Подчиняясь чопорному укладу рейснеровской жизни, я ходил в крахмальных воротничках и манжетах готовил уроки — единственный раз за всю мою жизнь я хорошо учился, по-новому начал осмысливать книги, прочитанные в отцовской библиотеке, не просто перечитывая их, но уже самостоятельно пытаясь оценить и разобраться в груде сырого материала. Однако вея эта чопорность и «сознательность» не мешали мне оставаться десяти-одиннадцатилетним мальчишкой. Совершенно особое удовольствие доставляло мне окно, разбитое камнем, пущенным рукою в сияющей манжете, еще приятнее было хулиганить, оставаясь хорошо и чисто одетым.
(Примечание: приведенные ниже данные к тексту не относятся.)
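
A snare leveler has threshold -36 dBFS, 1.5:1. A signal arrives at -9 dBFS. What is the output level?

The input is 27 dB above the -36 dBFS threshold.
The 27 dB excess becomes 18 dB after 1.5:1 reduction.
Output = -36 + 18 = -18 dBFS.

-18 dBFS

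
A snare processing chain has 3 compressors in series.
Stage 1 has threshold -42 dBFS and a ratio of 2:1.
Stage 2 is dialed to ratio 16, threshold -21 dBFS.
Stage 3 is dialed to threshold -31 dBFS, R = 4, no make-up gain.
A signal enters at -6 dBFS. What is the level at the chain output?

-29.25 dBFS

Stage 1: -6 dBFS is 36 dB over -42 dBFS; at 2:1 that becomes 18 dB over, giving -24 dBFS.
Stage 2: below threshold (-24 ≤ -21); passes unchanged; output -24 dBFS.
Stage 3: overshoot 7 dB → 7/4 = 1.75 dB → -29.25 dBFS.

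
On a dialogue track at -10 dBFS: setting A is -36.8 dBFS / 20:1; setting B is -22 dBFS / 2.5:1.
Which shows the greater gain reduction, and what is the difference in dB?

A: overshoot 26.8 dB → output overshoot 1.34 dB → GR 25.46 dB.
B: overshoot 12 dB → output overshoot 4.8 dB → GR 7.2 dB.
A applies 18.26 dB more gain reduction.

A, by 18.26 dB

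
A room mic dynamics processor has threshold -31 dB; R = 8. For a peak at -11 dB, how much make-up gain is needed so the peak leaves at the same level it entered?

The peak compresses to -31 + 20/8 = -28.5 dB.
To reach -11 dB requires -11 − (-28.5) = 17.5 dB of make-up.

17.5 dB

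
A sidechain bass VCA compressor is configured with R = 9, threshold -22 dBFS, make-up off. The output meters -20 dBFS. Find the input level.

-4 dBFS

The compressed level sits -20 − (-22) = 2 dB over threshold.
Before 9:1 compression the overshoot was 2 × 9 = 18 dB, so input = -22 + 18 = -4 dBFS.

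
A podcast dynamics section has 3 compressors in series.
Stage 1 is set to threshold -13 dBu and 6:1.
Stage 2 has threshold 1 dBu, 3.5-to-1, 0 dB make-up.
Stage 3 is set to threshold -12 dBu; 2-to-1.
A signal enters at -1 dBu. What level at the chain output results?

-11.5 dBu

Stage 1: overshoot 12 dB → 12/6 = 2 dB → -11 dBu.
Stage 2: below threshold (-11 ≤ 1); passes unchanged; output -11 dBu.
Stage 3: 1 dB above -12 dBu, reduced 2:1 to 0.5 dB above → -11.5 dBu.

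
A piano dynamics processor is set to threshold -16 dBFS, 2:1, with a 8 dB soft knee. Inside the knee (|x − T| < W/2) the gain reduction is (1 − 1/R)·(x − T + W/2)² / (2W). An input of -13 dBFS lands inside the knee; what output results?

x − T + W/2 = -13 − (-16) + 4 = 7.
GR = (1 − 1/2) × 7² / 16 = 0.5 × 49 / 16 = 1.53125 dB.
Output = -13 − 1.53125 = -14.53125 dBFS.

-14.53125 dBFS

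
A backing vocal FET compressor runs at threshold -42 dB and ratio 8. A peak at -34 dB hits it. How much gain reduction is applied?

7 dB

The signal is 8 dB above threshold.
At 8:1, output sits 8/8 = 1 dB above threshold.
So the signal is attenuated by 8 − 1 = 7 dB.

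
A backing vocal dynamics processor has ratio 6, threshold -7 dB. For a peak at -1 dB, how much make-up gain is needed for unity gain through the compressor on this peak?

Overshoot 6 dB → 6/6 = 1 dB after compression, so the compressed level is -7 + 1 = -6 dB.
Make-up = target − compressed = -1 − (-6) = 5 dB.

5 dB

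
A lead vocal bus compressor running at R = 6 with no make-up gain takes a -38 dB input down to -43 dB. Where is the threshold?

-44 dB

Let T be the threshold. Output overshoot = (input overshoot)/R, so -43 − T = (-38 − T)/6.
6·(-43 − T) = -38 − T → 5·T = -258 − (-38) = -220.
T = -220/5 = -44 dB.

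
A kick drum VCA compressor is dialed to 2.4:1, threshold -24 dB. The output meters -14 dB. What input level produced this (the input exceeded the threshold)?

0 dB

Post-compression overshoot = -14 − (-24) = 10 dB.
Before 2.4:1 compression the overshoot was 10 × 2.4 = 24 dB, so input = -24 + 24 = 0 dB.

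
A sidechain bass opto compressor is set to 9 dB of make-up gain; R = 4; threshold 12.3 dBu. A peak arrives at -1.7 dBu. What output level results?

-1.7 dBu is 14 dB below the 12.3 dBu threshold, so no gain reduction is applied.
Make-up gain adds 9 dB: -1.7 + 9 = 7.3 dBu.

7.3 dBu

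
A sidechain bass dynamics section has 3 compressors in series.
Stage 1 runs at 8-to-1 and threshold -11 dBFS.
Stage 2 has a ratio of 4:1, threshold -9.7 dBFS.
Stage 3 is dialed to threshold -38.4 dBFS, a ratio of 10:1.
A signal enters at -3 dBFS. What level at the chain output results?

-35.56 dBFS

Stage 1: overshoot 8 dB → 8/8 = 1 dB → -10 dBFS.
Stage 2: -10 dBFS ≤ -9.7 dBFS, so stage 2 doesn't engage; output -10 dBFS.
Stage 3: -10 dBFS is 28.4 dB over -38.4 dBFS; at 10:1 that becomes 2.84 dB over, giving -35.56 dBFS.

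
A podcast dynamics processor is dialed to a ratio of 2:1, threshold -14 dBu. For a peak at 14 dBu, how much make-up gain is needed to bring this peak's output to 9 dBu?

9 dB

The peak compresses to -14 + 28/2 = 0 dBu.
To reach 9 dBu requires 9 − 0 = 9 dB of make-up.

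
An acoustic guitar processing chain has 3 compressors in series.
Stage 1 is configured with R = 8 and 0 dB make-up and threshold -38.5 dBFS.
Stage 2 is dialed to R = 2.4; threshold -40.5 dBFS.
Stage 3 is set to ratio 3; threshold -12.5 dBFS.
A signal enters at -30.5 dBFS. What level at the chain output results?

Stage 1: -30.5 dBFS is 8 dB over -38.5 dBFS; at 8:1 that becomes 1 dB over, giving -37.5 dBFS.
Stage 2: overshoot 3 dB → 3/2.4 = 1.25 dB → -39.25 dBFS.
Stage 3: below threshold (-39.25 ≤ -12.5); passes unchanged; output -39.25 dBFS.

-39.25 dBFS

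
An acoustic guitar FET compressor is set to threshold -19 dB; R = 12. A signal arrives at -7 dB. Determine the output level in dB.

-18 dB

The input is 12 dB above the -19 dB threshold.
The 12 dB excess becomes 1 dB after 12:1 reduction.
That puts the output at -18 dB.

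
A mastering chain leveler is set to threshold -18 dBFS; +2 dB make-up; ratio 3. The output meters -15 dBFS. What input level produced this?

Stripping the +2 dB make-up gives -17 dBFS at the gain stage.
That's 1 dB above the -18 dBFS threshold.
Before 3:1 compression the overshoot was 1 × 3 = 3 dB, so input = -18 + 3 = -15 dBFS.

-15 dBFS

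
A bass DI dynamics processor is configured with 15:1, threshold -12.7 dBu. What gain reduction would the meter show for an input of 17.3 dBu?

The signal is 30 dB above threshold.
A 15:1 ratio leaves 2 dB of that excess.
GR = overshoot in − overshoot out = 30 − 2 = 28 dB.

28 dB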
И если раньше я не терпел подчиненной роли в детских играх, то теперь появилась душевная необходимость быть зачинщиком. Наконец во мне появилось самое главное: то, чем я живу и теперь, я стал писать стихи, уже не случайно, не «между прочим», а с твердой уверенностью, что у меня не может быть иного пути. В Финляндии я писал потому, что не мог не писать, не мог не подчиняться увлекавшей меня голубиной музыке, интуитивно, в ритме набегавших строк находя выход моему лирическому волнению. Теперь к этому прибавилось рациональное — так надо.
9
Вечером, прежде чем я ложился спать, мы все собирались за большим обеденным столом. Редкий гость, из «посвященных», скромно присаживался на венском стуле, все внимание сосредоточивая на том, чтобы случайно не закапать белоснежной скатерти. Михаил Андреевич пил чай с молоком, внимательно держа в руках широкий серебряный подстаканник. Лариса — сидела строгая, прямая, опустив ресницы, и молчаливо царствовала. Игорь первый заводил разговор — о литературе, о театре, о политике, — из соседней комнаты могло показаться, что это говорит взрослый человек. Он начинал жестикулировать — его темпераменту было чуждо внешнее спокойствие Ларисы. Екатерина Александровна неодобрительно смотрела на взлетающие руки сына, на его слишком быстро красневшее от возбуждения лицо, но вскоре не выдерживала и сама вмешивалась в разговор. Иногда своим мягким, «бархатным» голосом вставлял замечание Михаил Андреевич. Внезапно подняв ресницы и на мгновение озарив весь стол зеленоватым сиянием своих прекрасных глаз, произносила афоризм Лариса — всегда неглупый, но немного вычурный и как будто придуманный заранее. Гость, немного пообвыкнув, наконец принимал участие в общем разговоре. Внезапно и стремительно вмешивалась Екатерина Александровна — несколько сухих и очень умных фраз, и от доводов гостя обыкновенно ничего не оставалось. Гость пытался защищаться, но вот неосторожное движение — и папиросный пепел падал на стол, ложась уродливым пятном на накрахмаленную скатерть. Гость сразу скисал, но никто из сидящих вокруг, конечно, не обращал внимания на его неловкость, и разговор продолжался, всегда интересный и немного неестественный, как будто все действующие лица находились не у себя в столовой, а на эстраде и все говорилось для невидимой, присутствовавшей там, в темноте, многочисленной публики.